Lange Jahre wurde in der psychologischen Forschung angenommen, dass Menschen eine stabile Persönlichkeit haben, die nahezu unverändert ist. Michaela Brohm-Badry betont: „Heute wissen wir aus zahlreichen Forschungsbefunden, dass das so nicht stimmt.“ Beispielsweise fand ein Forscherteam der Universität Michigan State in einer aktuellen Studie heraus, dass Kinder sich gegenseitig in ihren Persönlichkeitseigenschaften anstecken, wenn sie im frühen Alter viel Zeit miteinander verbringen. Sie entwickeln und übernehmen dabei Charaktereigenschaften des anderen Kindes. So zeigen auch Forschungen an Ehepaaren, dass sich Charaktereigenschaften und auch die Intelligenz im Laufe der Jahre angleichen. Ein Beleg mehr, dass das Ich auch durch die Umgebung geprägt wird und nicht nur genetisch festgelegt ist. Prof. Dr. Michaela Brohm-Badry ist Professorin für Lernforschung. Sie war langjährige Dekanin des Fachbereichs Erziehungs- und Bildungswissenschaften, Philosophie und Psychologie an der Universität Trier.
Umwelt
Die Gene bestimmen nicht das Wesen des Menschen
Was sich in der sozialen Umwelt ereignet, steuert die Aktivität der Gene eines Menschen, beeinflusst die Biologie seines Körpers und ist an der Konstruktion seines Gehirns beteiligt. Diese Erkenntnis dringt erst langsam durch. Die Vorstellung, das Wesen des Menschen sei durch seine genetische Ausstattung vorprogrammiert, ist laut Joachim Bauer überholt.
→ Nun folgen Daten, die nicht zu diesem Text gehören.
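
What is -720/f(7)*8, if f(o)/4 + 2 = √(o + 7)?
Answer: -288 - 144*√14 ≈ -826.80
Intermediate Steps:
f(o) = -8 + 4*√(7 + o) (f(o) = -8 + 4*√(o + 7) = -8 + 4*√(7 + o))
-720/f(7)*8 = -720/(-8 + 4*√(7 + 7))*8 = -720/(-8 + 4*√14)*8 = -5760/(-8 + 4*√14)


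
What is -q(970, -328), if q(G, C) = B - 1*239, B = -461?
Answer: 700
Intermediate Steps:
q(G, C) = -700 (q(G, C) = -461 - 1*239 = -461 - 239 = -700)
-q(970, -328) = -1*(-700) = 700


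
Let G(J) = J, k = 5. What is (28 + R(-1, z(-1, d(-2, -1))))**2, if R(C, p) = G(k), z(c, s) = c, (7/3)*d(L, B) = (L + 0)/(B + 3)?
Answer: 1089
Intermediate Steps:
d(L, B) = 3*L/(7*(3 + B)) (d(L, B) = 3*((L + 0)/(B + 3))/7 = 3*(L/(3 + B))/7 = 3*L/(7*(3 + B)))
R(C, p) = 5
(28 + R(-1, z(-1, d(-2, -1))))**2 = (28 + 5)**2 = 33**2 = 1089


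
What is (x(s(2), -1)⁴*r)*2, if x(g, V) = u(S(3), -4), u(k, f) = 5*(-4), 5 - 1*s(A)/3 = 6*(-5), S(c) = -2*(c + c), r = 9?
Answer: 2880000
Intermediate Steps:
S(c) = -4*c
s(A) = 105 (s(A) = 15 - 18*(-5) = 15 - 3*(-30) = 15 + 90 = 105)
u(k, f) = -20
x(g, V) = -20
(x(s(2), -1)⁴*r)*2 = ((-20)⁴*9)*2 = (160000*9)*2 = 1440000*2 = 2880000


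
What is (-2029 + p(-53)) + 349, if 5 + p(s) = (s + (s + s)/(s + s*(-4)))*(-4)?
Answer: -4411/3 ≈ -1470.3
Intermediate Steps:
p(s) = -7/3 - 4*s (p(s) = -5 + (s + (s + s)/(s + s*(-4)))*(-4) = -5 + (s + (2*s)/(s - 4*s))*(-4) = -5 + (s + (2*s)/((-3*s)))*(-4) = -5 + (s + (2*s)*(-1/(3*s)))*(-4) = -5 + (s - ⅔)*(-4) = -5 + (-⅔ + s)*(-4) = -5 + (8/3 - 4*s) = -7/3 - 4*s)
(-2029 + p(-53)) + 349 = (-2029 + (-7/3 - 4*(-53))) + 349 = (-2029 + (-7/3 + 212)) + 349 = (-2029 + 629/3) + 349 = -5458/3 + 349 = -4411/3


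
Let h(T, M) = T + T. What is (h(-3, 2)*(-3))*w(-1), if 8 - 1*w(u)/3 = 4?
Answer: 216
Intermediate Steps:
w(u) = 12 (w(u) = 24 - 3*4 = 24 - 12 = 12)
h(T, M) = 2*T
(h(-3, 2)*(-3))*w(-1) = ((2*(-3))*(-3))*12 = -6*(-3)*12 = 18*12 = 216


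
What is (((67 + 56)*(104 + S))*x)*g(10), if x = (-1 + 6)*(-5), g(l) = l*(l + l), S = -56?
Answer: -29520000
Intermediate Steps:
g(l) = 2*l² (g(l) = l*(2*l) = 2*l²)
x = -25 (x = 5*(-5) = -25)
(((67 + 56)*(104 + S))*x)*g(10) = (((67 + 56)*(104 - 56))*(-25))*(2*10²) = ((123*48)*(-25))*(2*100) = (5904*(-25))*200 = -147600*200 = -29520000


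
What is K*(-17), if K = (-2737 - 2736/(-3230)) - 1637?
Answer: 371718/5 ≈ 74344.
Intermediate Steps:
K = -371718/85 (K = (-2737 - 2736*(-1/3230)) - 1637 = (-2737 + 72/85) - 1637 = -232573/85 - 1637 = -371718/85 ≈ -4373.2)
K*(-17) = -371718/85*(-17) = 371718/5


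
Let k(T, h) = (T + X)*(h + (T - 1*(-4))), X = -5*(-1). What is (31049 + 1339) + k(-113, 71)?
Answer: 36492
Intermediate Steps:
X = 5
k(T, h) = (5 + T)*(4 + T + h) (k(T, h) = (T + 5)*(h + (T - 1*(-4))) = (5 + T)*(h + (T + 4)) = (5 + T)*(h + (4 + T)) = (5 + T)*(4 + T + h))
(31049 + 1339) + k(-113, 71) = (31049 + 1339) + (20 + (-113)² + 5*71 + 9*(-113) - 113*71) = 32388 + (20 + 12769 + 355 - 1017 - 8023) = 32388 + 4104 = 36492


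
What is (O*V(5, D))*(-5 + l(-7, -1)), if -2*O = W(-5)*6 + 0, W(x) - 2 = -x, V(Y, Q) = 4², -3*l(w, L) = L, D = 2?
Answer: 1568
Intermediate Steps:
l(w, L) = -L/3
V(Y, Q) = 16
W(x) = 2 - x
O = -21 (O = -((2 - 1*(-5))*6 + 0)/2 = -((2 + 5)*6 + 0)/2 = -(7*6 + 0)/2 = -(42 + 0)/2 = -½*42 = -21)
(O*V(5, D))*(-5 + l(-7, -1)) = (-21*16)*(-5 - ⅓*(-1)) = -336*(-5 + ⅓) = -336*(-14/3) = 1568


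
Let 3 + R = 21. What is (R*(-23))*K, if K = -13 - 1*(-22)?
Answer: -3726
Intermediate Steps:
R = 18 (R = -3 + 21 = 18)
K = 9 (K = -13 + 22 = 9)
(R*(-23))*K = (18*(-23))*9 = -414*9 = -3726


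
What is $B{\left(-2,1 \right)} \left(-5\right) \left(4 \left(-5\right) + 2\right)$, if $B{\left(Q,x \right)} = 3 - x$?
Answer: $180$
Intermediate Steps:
$B{\left(-2,1 \right)} \left(-5\right) \left(4 \left(-5\right) + 2\right) = \left(3 - 1\right) \left(-5\right) \left(4 \left(-5\right) + 2\right) = \left(3 - 1\right) \left(-5\right) \left(-20 + 2\right) = 2 \left(-5\right) \left(-18\right) = \left(-10\right) \left(-18\right) = 180$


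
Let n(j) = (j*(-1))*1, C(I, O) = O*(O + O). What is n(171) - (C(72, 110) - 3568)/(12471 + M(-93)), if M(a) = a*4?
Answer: -2089561/12099 ≈ -172.71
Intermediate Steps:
C(I, O) = 2*O² (C(I, O) = O*(2*O) = 2*O²)
M(a) = 4*a
n(j) = -j (n(j) = -j*1 = -j)
n(171) - (C(72, 110) - 3568)/(12471 + M(-93)) = -1*171 - (2*110² - 3568)/(12471 + 4*(-93)) = -171 - (2*12100 - 3568)/(12471 - 372) = -171 - (24200 - 3568)/12099 = -171 - 20632/12099 = -2089561/12099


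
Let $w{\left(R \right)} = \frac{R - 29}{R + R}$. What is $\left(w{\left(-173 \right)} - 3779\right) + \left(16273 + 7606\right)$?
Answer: $\frac{3477401}{173} \approx 20101.0$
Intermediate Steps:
$w{\left(R \right)} = \frac{-29 + R}{2 R}$
$\left(w{\left(-173 \right)} - 3779\right) + \left(16273 + 7606\right) = \left(\frac{-29 - 173}{2 \left(-173\right)} - 3779\right) + \left(16273 + 7606\right) = \left(\frac{1}{2} \left(- \frac{1}{173}\right) \left(-202\right) - 3779\right) + 23879 = \left(\frac{101}{173} - 3779\right) + 23879 = - \frac{653666}{173} + 23879 = \frac{3477401}{173}$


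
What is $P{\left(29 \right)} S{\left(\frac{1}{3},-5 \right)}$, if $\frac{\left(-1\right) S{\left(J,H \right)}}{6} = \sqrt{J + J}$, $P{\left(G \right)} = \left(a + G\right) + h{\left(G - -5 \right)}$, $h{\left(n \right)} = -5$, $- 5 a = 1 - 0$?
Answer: $- \frac{238 \sqrt{6}}{5} \approx -116.6$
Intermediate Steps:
$a = - \frac{1}{5}$ ($a = - \frac{1 - 0}{5} = - \frac{1 + 0}{5} = \left(- \frac{1}{5}\right) 1 = - \frac{1}{5} \approx -0.2$)
$P{\left(G \right)} = - \frac{26}{5} + G$ ($P{\left(G \right)} = \left(- \frac{1}{5} + G\right) - 5 = - \frac{26}{5} + G$)
$S{\left(J,H \right)} = - 6 \sqrt{2} \sqrt{J}$ ($S{\left(J,H \right)} = - 6 \sqrt{J + J} = - 6 \sqrt{2 J} = - 6 \sqrt{2} \sqrt{J}$)
$P{\left(29 \right)} S{\left(\frac{1}{3},-5 \right)} = \left(- \frac{26}{5} + 29\right) \left(- 6 \sqrt{2} \sqrt{\frac{1}{3}}\right) = \frac{119 \left(- \frac{6 \sqrt{2}}{\sqrt{3}}\right)}{5} = \frac{119 \left(- 6 \sqrt{2} \frac{\sqrt{3}}{3}\right)}{5} = \frac{119 \left(- 2 \sqrt{6}\right)}{5} = - \frac{238 \sqrt{6}}{5}$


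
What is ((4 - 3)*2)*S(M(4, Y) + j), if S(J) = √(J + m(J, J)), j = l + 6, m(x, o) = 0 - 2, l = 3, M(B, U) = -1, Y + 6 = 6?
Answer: 2*√6 ≈ 4.8990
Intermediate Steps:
Y = 0 (Y = -6 + 6 = 0)
m(x, o) = -2
j = 9 (j = 3 + 6 = 9)
S(J) = √(-2 + J) (S(J) = √(J - 2) = √(-2 + J))
((4 - 3)*2)*S(M(4, Y) + j) = ((4 - 3)*2)*√(-2 + (-1 + 9)) = (1*2)*√(-2 + 8) = 2*√6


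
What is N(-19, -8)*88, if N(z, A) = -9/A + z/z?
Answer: 187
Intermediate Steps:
N(z, A) = 1 - 9/A (N(z, A) = -9/A + 1 = 1 - 9/A)
N(-19, -8)*88 = ((-9 - 8)/(-8))*88 = -⅛*(-17)*88 = (17/8)*88 = 187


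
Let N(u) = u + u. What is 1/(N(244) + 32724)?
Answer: 1/33212 ≈ 3.0110e-5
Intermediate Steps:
N(u) = 2*u
1/(N(244) + 32724) = 1/(2*244 + 32724) = 1/(488 + 32724) = 1/33212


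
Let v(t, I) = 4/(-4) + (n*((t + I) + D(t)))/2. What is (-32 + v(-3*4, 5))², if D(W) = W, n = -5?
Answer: 841/4 ≈ 210.25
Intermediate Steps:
v(t, I) = -1 - 5*t - 5*I/2 (v(t, I) = 4/(-4) - 5*((t + I) + t)/2 = 4*(-¼) - 5*((I + t) + t)*(½) = -1 - 5*(I + 2*t)*(½) = -1 + (-10*t - 5*I)*(½) = -1 + (-5*t - 5*I/2) = -1 - 5*t - 5*I/2)
(-32 + v(-3*4, 5))² = (-32 + (-1 - (-15)*4 - 5/2*5))² = (-32 + (-1 - 5*(-12) - 25/2))² = (-32 + (-1 + 60 - 25/2))² = (-32 + 93/2)² = (29/2)² = 841/4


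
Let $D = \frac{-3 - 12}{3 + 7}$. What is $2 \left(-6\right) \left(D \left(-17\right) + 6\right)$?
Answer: $-378$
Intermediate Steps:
$D = - \frac{3}{2}$ ($D = - \frac{15}{10} = \left(-15\right) \frac{1}{10} = - \frac{3}{2} \approx -1.5$)
$2 \left(-6\right) \left(D \left(-17\right) + 6\right) = 2 \left(-6\right) \left(\left(- \frac{3}{2}\right) \left(-17\right) + 6\right) = - 12 \left(\frac{51}{2} + 6\right) = \left(-12\right) \frac{63}{2} = -378$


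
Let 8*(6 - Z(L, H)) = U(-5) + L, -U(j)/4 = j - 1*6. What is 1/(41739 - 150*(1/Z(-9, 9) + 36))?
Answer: 13/471207 ≈ 2.7589e-5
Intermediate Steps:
U(j) = 24 - 4*j (U(j) = -4*(j - 1*6) = -4*(j - 6) = -4*(-6 + j) = 24 - 4*j)
Z(L, H) = 1/2 - L/8 (Z(L, H) = 6 - ((24 - 4*(-5)) + L)/8 = 6 - ((24 + 20) + L)/8 = 6 - (44 + L)/8 = 6 + (-11/2 - L/8) = 1/2 - L/8)
1/(41739 - 150*(1/Z(-9, 9) + 36)) = 1/(41739 - 150*(1/(1/2 - 1/8*(-9)) + 36)) = 1/(41739 - 150*(1/(1/2 + 9/8) + 36)) = 1/(41739 - 150*(1/(13/8) + 36)) = 1/(41739 - 150*(8/13 + 36)) = 1/(41739 - 150*476/13) = 1/(41739 - 71400/13) = 1/(471207/13) = 13/471207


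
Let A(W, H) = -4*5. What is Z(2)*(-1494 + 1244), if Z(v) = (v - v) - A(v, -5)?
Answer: -5000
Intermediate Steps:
A(W, H) = -20
Z(v) = 20 (Z(v) = (v - v) - 1*(-20) = 0 + 20 = 20)
Z(2)*(-1494 + 1244) = 20*(-1494 + 1244) = 20*(-250) = -5000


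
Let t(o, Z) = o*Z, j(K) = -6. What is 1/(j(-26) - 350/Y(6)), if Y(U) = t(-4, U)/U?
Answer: 2/163 ≈ 0.012270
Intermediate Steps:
t(o, Z) = Z*o
Y(U) = -4 (Y(U) = (U*(-4))/U = (-4*U)/U = -4)
1/(j(-26) - 350/Y(6)) = 1/(-6 - 350/(-4)) = 1/(-6 - 350*(-1/4)) = 1/(-6 + 175/2) = 1/(163/2) = 2/163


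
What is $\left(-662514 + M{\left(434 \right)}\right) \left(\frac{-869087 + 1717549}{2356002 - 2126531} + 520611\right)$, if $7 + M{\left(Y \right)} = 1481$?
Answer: $- \frac{78971788274632720}{229471} \approx -3.4415 \cdot 10^{11}$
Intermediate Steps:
$M{\left(Y \right)} = 1474$ ($M{\left(Y \right)} = -7 + 1481 = 1474$)
$\left(-662514 + M{\left(434 \right)}\right) \left(\frac{-869087 + 1717549}{2356002 - 2126531} + 520611\right) = \left(-662514 + 1474\right) \left(\frac{-869087 + 1717549}{2356002 - 2126531} + 520611\right) = - 661040 \left(\frac{848462}{229471} + 520611\right) = \left(-661040\right) \frac{119465975243}{229471} = - \frac{78971788274632720}{229471}$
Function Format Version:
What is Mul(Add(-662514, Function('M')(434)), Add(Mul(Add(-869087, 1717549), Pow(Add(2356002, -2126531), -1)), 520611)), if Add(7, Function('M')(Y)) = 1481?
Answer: Rational(-78971788274632720, 229471) ≈ -3.4415e+11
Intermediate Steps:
Function('M')(Y) = 1474 (Function('M')(Y) = Add(-7, 1481) = 1474)
Mul(Add(-662514, Function('M')(434)), Add(Mul(Add(-869087, 1717549), Pow(Add(2356002, -2126531), -1)), 520611)) = Mul(Add(-662514, 1474), Add(Mul(Add(-869087, 1717549), Pow(Add(2356002, -2126531), -1)), 520611)) = Mul(-661040, Add(Mul(848462, Pow(229471, -1)), 520611)) = Mul(-661040, Add(Mul(848462, Rational(1, 229471)), 520611)) = Mul(-661040, Add(Rational(848462, 229471), 520611)) = Mul(-661040, Rational(119465975243, 229471)) = Rational(-78971788274632720, 229471)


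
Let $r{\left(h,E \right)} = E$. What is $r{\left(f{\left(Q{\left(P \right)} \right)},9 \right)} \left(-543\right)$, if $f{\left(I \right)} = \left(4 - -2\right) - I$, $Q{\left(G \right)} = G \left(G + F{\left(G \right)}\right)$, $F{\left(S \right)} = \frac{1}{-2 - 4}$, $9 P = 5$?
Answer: $-4887$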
Dennoch erfreut sie sich in einigen evolutions- und soziobiologischen Kreisen nach wie vor großer Beliebtheit. Die Vorstellung, Gene hätten bereits bei der Zeugung eines Kindes den Plan, was aus einem Menschen einmal wird, ist für Joachim Bauer abwegig. Sie widerspricht Erkenntnissen der modernen Genetik und neurowissenschaftlichen Forschungsergebnissen, die unter dem Begriff Neuroplastizität bekannt wurden. Wie sich Kinder und Jugendliche entwickeln, hängt nicht nur davon ab, welche Gene sie mitbringen und ob sie gut versorgt werden. Prof. Dr. Med. Joachim Bauer ist Neurowissenschaftler, Psychotherapeut und Arzt.